Moving race is long-shot proposition

Future: Maryland law would make it extremely difficult for Magna to take the Preakness out of state, but some in the industry concede such a scenario is possible.

Preakness Stakes

May 14, 2004|By John Eisenberg | John Eisenberg,SUN STAFF

Imagine a television commentator welcoming viewers to a broadcast of "this year's Preakness Stakes, historic second jewel of horse racing's Triple Crown, coming to you live from Santa Anita Park in sunny Southern California!"

Could such a vision of the apocalypse, Baltimore style, ever come to pass?

"Is it possible? Sure, it's possible," said Tom McDonough, chairman of the Maryland Racing Commission.

Likely? No, said McDonough, placing faith in Frank Stronach, chairman of Magna Entertainment Corp., the Canadian company that owns the Preakness and Maryland's two thoroughbred tracks, Pimlico Race Course and Laurel Park.

"Pimlico will always be around," Stronach told The Sun on Wednesday. "The Preakness will always be at Pimlico."

McDonough, a Towson lawyer, said, "I think Frank Stronach is a man of integrity, and I don't think he has any intention of moving the Preakness."

No major American sports event held annually in the same city has ever moved; many have shifted to new stadiums or different suburbs of the same city, but not a new city or state.

Citing that history, many racing industry participants and observers don't expect the Preakness' colts to leave town, unlike the Baltimore Colts, the NFL franchise owner Robert Irsay moved to Indianapolis 20 years ago.

But they concede a plausible scenario for the race's departure exists as Maryland racing struggles in competition with neighboring states with slot machines at their racetracks, while politicians here continue to wrangle over legalizing slots.

Magna, which owns 15 tracks, could move the race to Santa Anita, Gulfstream Park in South Florida, Lone Star Park in Texas or any of its tracks without violating Maryland state law instituted to keep the race here.

"They could do it. They have the leverage," said Alan Foreman, general counsel of the Maryland Thoroughbred Horseman's Association.

The state law gives Maryland the power to effectively put out of business here any entity that sells or moves the race, and also match any offer to buy the race.

But those safeguards wouldn't stop Magna if it were to move the Preakness as part of a decision to close Pimlico and sacrifice its Maryland operations.

"If they wanted to close up Pimlico and move the race, I don't see anything in the law that would prohibit them," said Bruce Spizler, an assistant state attorney general and legal counsel to the racing commission.

Magna paid $117 million for the Maryland racing franchise in 2002, so giving up here seems highly unlikely.

"But the world has seen a lot of changes that at one time seemed bizarre," McDonough said. "There's no telling what could happen three, five, seven years down the line."

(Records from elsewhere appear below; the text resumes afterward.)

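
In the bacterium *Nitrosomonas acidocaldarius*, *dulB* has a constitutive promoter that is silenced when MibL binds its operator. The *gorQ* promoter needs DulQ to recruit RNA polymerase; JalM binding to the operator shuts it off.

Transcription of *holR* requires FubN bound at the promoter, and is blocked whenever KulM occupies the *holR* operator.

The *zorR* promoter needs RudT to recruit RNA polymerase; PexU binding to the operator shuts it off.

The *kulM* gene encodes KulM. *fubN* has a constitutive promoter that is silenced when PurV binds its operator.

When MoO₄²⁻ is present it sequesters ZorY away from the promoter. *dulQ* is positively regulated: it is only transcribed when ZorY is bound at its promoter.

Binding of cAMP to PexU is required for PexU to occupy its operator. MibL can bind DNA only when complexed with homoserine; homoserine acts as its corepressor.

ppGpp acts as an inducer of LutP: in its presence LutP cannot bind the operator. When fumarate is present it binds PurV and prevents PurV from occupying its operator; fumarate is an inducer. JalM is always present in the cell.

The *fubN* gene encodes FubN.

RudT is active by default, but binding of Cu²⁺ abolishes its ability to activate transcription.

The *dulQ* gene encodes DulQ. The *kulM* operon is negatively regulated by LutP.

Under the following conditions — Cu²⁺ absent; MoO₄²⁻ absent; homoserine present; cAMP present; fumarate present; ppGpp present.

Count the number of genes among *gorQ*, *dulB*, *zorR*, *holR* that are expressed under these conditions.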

The idea of Magna's closing Pimlico and moving the Preakness seems unlikely now with Stronach's "solemn commitment" to keep the race here and upgrade the track.

"I believe he is 100 percent sincere," said Maryland Jockey Club president and CEO Joe De Francis, who sold a controlling interest to Stronach.

Stronach, 71, owns horses as well as tracks; he has spent millions to buy and breed top thoroughbreds.

Although Magna has been criticized for failing to follow through on plans to upgrade some of its tracks, "Stronach is very devoted to the industry and understands the historical significance of the Preakness," Foreman said. "When he says it's not going to be moved, I take his word on that."

But what about the potential demise of Maryland racing, which could affect the Preakness? Though also still farfetched, it is sounding less bizarre as the state loses customers, gambling dollars and horses to tracks in Delaware and West Virginia, where slots are legal.

If Pennsylvania lawmakers approve a massive slots package next month, Maryland would be almost surrounded by states with slots at their tracks, with Virginia the only exception.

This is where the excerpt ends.